SkyWest Airlines, operating as Delta Connection on behalf of Delta Air Lines via a code sharing agreement, currently operates Embraer E175 regional jet flights nonstop to Salt Lake City (SLC).

| Airlines | Destinations |
|---|---|
| Breeze Airways | Las Vegas |
| Delta Connection | Salt Lake City |

==Statistics==

Top domestic destinations: (May 2025 – April 2026)
| Rank | Airport | Passengers | Airline |
|---|---|---|---|
| 1 | Salt Lake City, Utah | 34,470 | Delta |
| 2 | Las Vegas, Nevada | 1,540 | Breeze |

==Accidents and incidents==
In 1965, a U.S. Navy S-2F Tracker crashed shortly after takeoff on January 11, killing all three crew members.

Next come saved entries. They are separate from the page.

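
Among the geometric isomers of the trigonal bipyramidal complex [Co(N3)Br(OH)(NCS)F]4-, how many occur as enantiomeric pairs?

10

Exhaustive case analysis gives 10 geometric isomers.
Of these, 10 lack any improper symmetry element and so occur as enantiomeric pairs, giving 10 + 10 = 20 stereoisomers in total.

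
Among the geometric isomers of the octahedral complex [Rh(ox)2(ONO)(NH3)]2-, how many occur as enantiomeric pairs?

In an octahedral complex each vertex has one trans partner and four cis neighbours.
Each ox is bidentate and must span two cis positions.
There are 2 geometric isomers: ONO and NH3 mutually trans; ONO and NH3 mutually cis (chiral).
One of these lacks any improper symmetry element and so occurs as an enantiomeric pair, giving 2 + 1 = 3 stereoisomers in total.

1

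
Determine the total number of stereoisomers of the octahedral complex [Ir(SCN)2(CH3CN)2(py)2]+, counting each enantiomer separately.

6

An octahedron has six vertices in three trans pairs; every non-trans pair is cis.
Working through the distinct placements yields 5 geometric isomers: SCN trans, CH3CN trans, py trans; SCN cis, CH3CN trans, py cis; SCN cis, CH3CN cis, py trans; SCN cis, CH3CN cis, py cis (chiral); SCN trans, CH3CN cis, py cis.
One of these lacks any improper symmetry element and so occurs as an enantiomeric pair, giving 5 + 1 = 6 stereoisomers in total.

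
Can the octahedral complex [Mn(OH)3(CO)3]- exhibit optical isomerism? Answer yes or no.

There are 2 geometric isomers: OH mer; OH fac.
Each arrangement has an internal mirror plane or centre of symmetry, so none is chiral.

no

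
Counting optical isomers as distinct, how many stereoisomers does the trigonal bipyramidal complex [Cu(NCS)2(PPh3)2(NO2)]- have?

6

Systematic enumeration (placing each ligand type in turn and discarding arrangements equivalent by rotation or reflection) gives 5 geometric isomers.
One of these lacks any improper symmetry element and so occurs as an enantiomeric pair, giving 5 + 1 = 6 stereoisomers in total.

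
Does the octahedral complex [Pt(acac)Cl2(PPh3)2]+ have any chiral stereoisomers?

yes

An octahedron has six vertices in three trans pairs; every non-trans pair is cis.
Each acac is bidentate and must span two cis positions.
Systematic placement gives 3 geometric isomers: Cl trans, PPh3 cis; Cl cis, PPh3 cis (chiral); Cl cis, PPh3 trans.
One of these lacks any improper symmetry element and so occurs as an enantiomeric pair, giving 3 + 1 = 4 stereoisomers in total.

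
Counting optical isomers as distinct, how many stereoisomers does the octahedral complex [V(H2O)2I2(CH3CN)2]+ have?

6

An octahedron has six vertices in three trans pairs; every non-trans pair is cis.
Systematic placement gives 5 geometric isomers: H2O trans, I trans, CH3CN trans; H2O cis, I cis, CH3CN trans; H2O cis, I trans, CH3CN cis; H2O cis, I cis, CH3CN cis (chiral); H2O trans, I cis, CH3CN cis.
One of these lacks any improper symmetry element and so occurs as an enantiomeric pair, giving 5 + 1 = 6 stereoisomers in total.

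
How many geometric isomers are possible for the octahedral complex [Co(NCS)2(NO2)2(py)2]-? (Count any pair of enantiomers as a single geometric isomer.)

5

The distinct arrangements are (5 in all): NCS trans, NO2 trans, py trans; NCS trans, NO2 cis, py cis; NCS cis, NO2 cis, py trans; NCS cis, NO2 cis, py cis (chiral); NCS cis, NO2 trans, py cis.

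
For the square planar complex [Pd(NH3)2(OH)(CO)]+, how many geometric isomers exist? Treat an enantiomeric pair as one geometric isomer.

A square has two trans pairs of vertices; adjacent vertices are cis.
There are 2 geometric isomers: NH3 cis; NH3 trans.

2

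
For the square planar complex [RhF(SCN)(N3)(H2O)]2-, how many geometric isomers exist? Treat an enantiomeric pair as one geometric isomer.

In a square planar complex each vertex has one trans partner and two cis neighbours.
There are 3 geometric isomers: (F/N3 trans, H2O/SCN trans); (F/SCN trans, H2O/N3 trans); (F/H2O trans, N3/SCN trans).

3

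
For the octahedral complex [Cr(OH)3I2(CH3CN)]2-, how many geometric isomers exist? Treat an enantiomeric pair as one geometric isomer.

An octahedron has six vertices in three trans pairs; every non-trans pair is cis.
The distinct arrangements are (3 in all): OH mer, I cis; OH mer, I trans; OH fac, I cis.

3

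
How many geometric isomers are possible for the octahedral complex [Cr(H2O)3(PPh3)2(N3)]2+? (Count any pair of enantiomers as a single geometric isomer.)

The six octahedral sites form three mutually perpendicular trans pairs.
There are 3 geometric isomers: H2O mer, PPh3 trans; H2O mer, PPh3 cis; H2O fac, PPh3 cis.

3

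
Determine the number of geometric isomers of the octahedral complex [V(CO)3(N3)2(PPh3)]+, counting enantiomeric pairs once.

An octahedron has six vertices in three trans pairs; every non-trans pair is cis.
There are 3 geometric isomers: CO mer, N3 cis; CO mer, N3 trans; CO fac, N3 cis.

3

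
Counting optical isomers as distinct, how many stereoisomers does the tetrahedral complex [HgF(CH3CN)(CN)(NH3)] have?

Only one geometric arrangement is possible; it has no improper symmetry element, so it exists as a pair of enantiomers (2 stereoisomers).

2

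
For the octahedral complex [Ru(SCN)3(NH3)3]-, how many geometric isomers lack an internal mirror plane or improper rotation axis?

An octahedron has six vertices in three trans pairs; every non-trans pair is cis.
The distinct arrangements are (2 in all): SCN mer; SCN fac.
Each arrangement has an internal mirror plane or centre of symmetry, so none is chiral.

0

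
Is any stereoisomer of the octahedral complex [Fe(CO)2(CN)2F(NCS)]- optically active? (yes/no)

yes

The six octahedral sites form three mutually perpendicular trans pairs.
The distinct arrangements are (6 in all): CO trans, CN trans; CO cis, CN trans; CO cis, CN cis (3 arrangements, 2 chiral); CO trans, CN cis.
Of these, 2 lack any improper symmetry element and so occur as enantiomeric pairs, giving 6 + 2 = 8 stereoisomers in total.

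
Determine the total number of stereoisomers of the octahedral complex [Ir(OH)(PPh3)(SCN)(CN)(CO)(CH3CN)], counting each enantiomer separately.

30

An octahedron has six vertices in three trans pairs; every non-trans pair is cis.
Exhaustive case analysis gives 15 geometric isomers.
Of these, 15 lack any improper symmetry element and so occur as enantiomeric pairs, giving 15 + 15 = 30 stereoisomers in total.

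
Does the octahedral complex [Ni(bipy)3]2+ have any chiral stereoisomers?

The six octahedral sites form three mutually perpendicular trans pairs.
Each bipy is bidentate and must span two cis positions.
Only one geometric arrangement is possible; it has no improper symmetry element, so it exists as a pair of enantiomers (2 stereoisomers).

yes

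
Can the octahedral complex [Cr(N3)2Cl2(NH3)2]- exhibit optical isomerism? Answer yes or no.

yes

There are 5 geometric isomers: N3 trans, Cl trans, NH3 trans; N3 cis, Cl trans, NH3 cis; N3 cis, Cl cis, NH3 trans; N3 cis, Cl cis, NH3 cis (chiral); N3 trans, Cl cis, NH3 cis.
One of these lacks any improper symmetry element and so occurs as an enantiomeric pair, giving 5 + 1 = 6 stereoisomers in total.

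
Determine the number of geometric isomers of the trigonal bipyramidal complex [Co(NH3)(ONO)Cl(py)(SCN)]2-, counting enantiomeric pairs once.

10

A trigonal bipyramid has two axial and three equatorial sites, which are chemically inequivalent.
Exhaustive case analysis gives 10 geometric isomers.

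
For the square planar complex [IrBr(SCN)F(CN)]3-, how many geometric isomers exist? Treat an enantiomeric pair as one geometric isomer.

In a square planar complex each vertex has one trans partner and two cis neighbours.
There are 3 geometric isomers: (Br/F trans, CN/SCN trans); (Br/SCN trans, CN/F trans); (Br/CN trans, F/SCN trans).

3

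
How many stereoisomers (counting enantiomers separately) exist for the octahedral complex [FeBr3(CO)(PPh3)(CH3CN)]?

Systematic placement gives 4 geometric isomers: Br mer (3 arrangements); Br fac (chiral).
One of these lacks any improper symmetry element and so occurs as an enantiomeric pair, giving 4 + 1 = 5 stereoisomers in total.

5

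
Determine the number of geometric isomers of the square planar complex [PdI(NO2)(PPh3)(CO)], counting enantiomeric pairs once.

There are 3 geometric isomers: (CO/NO2 trans, I/PPh3 trans); (CO/PPh3 trans, I/NO2 trans); (CO/I trans, NO2/PPh3 trans).

3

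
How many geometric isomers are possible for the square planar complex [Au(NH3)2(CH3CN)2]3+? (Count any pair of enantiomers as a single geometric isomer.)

In a square planar complex each vertex has one trans partner and two cis neighbours.
There are 2 geometric isomers: NH3 cis; NH3 trans.

2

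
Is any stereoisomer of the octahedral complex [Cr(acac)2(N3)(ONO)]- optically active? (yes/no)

In an octahedral complex each vertex has one trans partner and four cis neighbours.
Each acac is bidentate and must span two cis positions.
The distinct arrangements are (2 in all): N3 and ONO mutually trans; N3 and ONO mutually cis (chiral).
One of these lacks any improper symmetry element and so occurs as an enantiomeric pair, giving 2 + 1 = 3 stereoisomers in total.

yes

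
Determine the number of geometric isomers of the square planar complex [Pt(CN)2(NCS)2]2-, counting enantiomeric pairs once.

2

The distinct arrangements are (2 in all): CN cis; CN trans.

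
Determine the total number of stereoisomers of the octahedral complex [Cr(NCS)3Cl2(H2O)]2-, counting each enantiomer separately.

In an octahedral complex each vertex has one trans partner and four cis neighbours.
There are 3 geometric isomers: NCS mer, Cl trans; NCS mer, Cl cis; NCS fac, Cl cis.
Each arrangement has an internal mirror plane or centre of symmetry, so none is chiral.

3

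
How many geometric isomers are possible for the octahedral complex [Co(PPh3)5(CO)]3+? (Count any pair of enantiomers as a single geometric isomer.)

In an octahedral complex each vertex has one trans partner and four cis neighbours.
Only one geometric arrangement is possible.

1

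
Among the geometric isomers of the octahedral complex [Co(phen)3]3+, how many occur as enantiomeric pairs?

1

The six octahedral sites form three mutually perpendicular trans pairs.
Each phen is bidentate and must span two cis positions.
Only one geometric arrangement is possible; it has no improper symmetry element, so it exists as a pair of enantiomers (2 stereoisomers).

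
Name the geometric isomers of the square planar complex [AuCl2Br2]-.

cis and trans

In a square planar complex each vertex has one trans partner and two cis neighbours.
The distinct arrangements are (2 in all): Cl cis; Cl trans.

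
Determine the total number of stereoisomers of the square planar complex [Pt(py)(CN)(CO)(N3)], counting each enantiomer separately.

3

A square has two trans pairs of vertices; adjacent vertices are cis.
The distinct arrangements are (3 in all): (CN/N3 trans, CO/py trans); (CN/py trans, CO/N3 trans); (CN/CO trans, N3/py trans).
Each arrangement has an internal mirror plane or centre of symmetry, so none is chiral.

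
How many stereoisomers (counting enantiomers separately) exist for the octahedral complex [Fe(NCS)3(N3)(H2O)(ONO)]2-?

5

Working through the distinct placements yields 4 geometric isomers: NCS mer (3 arrangements); NCS fac (chiral).
One of these lacks any improper symmetry element and so occurs as an enantiomeric pair, giving 4 + 1 = 5 stereoisomers in total.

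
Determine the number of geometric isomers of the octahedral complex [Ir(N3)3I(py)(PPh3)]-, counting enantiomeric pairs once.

4

The six octahedral sites form three mutually perpendicular trans pairs.
Systematic placement gives 4 geometric isomers: N3 mer (3 arrangements); N3 fac (chiral).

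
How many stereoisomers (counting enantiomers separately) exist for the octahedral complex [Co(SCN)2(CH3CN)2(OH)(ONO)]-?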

The twin-engine anti-submarine attack plane was based in southern California at NAS Point Mugu, near Oxnard.

On February 4, 2025, a private owner, Beechcraft Bonanza crashed 1 mile north of the airport. The aircraft experienced a loss of power before crashing onto a muddy field. The aircraft flew under power lines narrowly and crashed about 10 to 20 feet away from the power lines. Nobody was injured in the accident. The National Transportation Safety Board (NTSB) is currently on investigation as the plane was removed on February 21 or 22. The plane was based in Twin Falls and appears to have been doing pattern work around the airport, doing only one "touch-and-go" at the airport before the accident occurred.